Incumbents usually have the advantage in electoral campaigns as the visibility of office effectively provides them with free campaign exposure. However, the CC argues that several aspects of Venezuela’s current electoral framework exacerbate this advantage. First, a government that has so much money and so few controls has an extraordinary ability to boost spending and spur economic growth before an election. Economists estimate that Venezuela’s public sector spending will have increased by 45% in 2012 over 2011, including huge outlays for La Gran Misión Vivienda—the big government push to construct new housing. More broadly, in contrast to most other Latin American nations, Venezuela has no public funding for campaigns and makes it virtually impossible to track campaign finances.

The CC argues that minimalist definitions of what constitutes campaign advertising—restricted to information that explicitly seeks to mobilize votes for a particular candidate—leaves unregulated public service messages and advertisements heralding the government´s programs and expenditures. Furthermore, while candidates are strictly limited to three minutes of campaign advertising daily, the government gets ten minutes daily of public service messages and unlimited “cadenas”—public addresses that must be transmitted by all broadcast outlets.
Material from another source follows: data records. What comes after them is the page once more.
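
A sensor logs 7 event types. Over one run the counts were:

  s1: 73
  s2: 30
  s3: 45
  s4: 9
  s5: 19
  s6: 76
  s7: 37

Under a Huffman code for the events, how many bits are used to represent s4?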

The report also has an excellent section on media coverage based on original research. While several sources, including this blog (here) have pointed out that Capriles received as much or more media coverage as Chávez, the CC research looks closely at the content of the coverage. They point out that most individual articles or reports in Venezuelan media contain only one political view. They also show that while overall there was balance, state media was very unbalanced—its coverage of Chávez was almost exclusively positive while its coverage of Capriles was predominantly negative. They also point out that while it is true that state television generally has a small viewership, audience for the main state television station grew to a 24% share of the market–second among all television channels.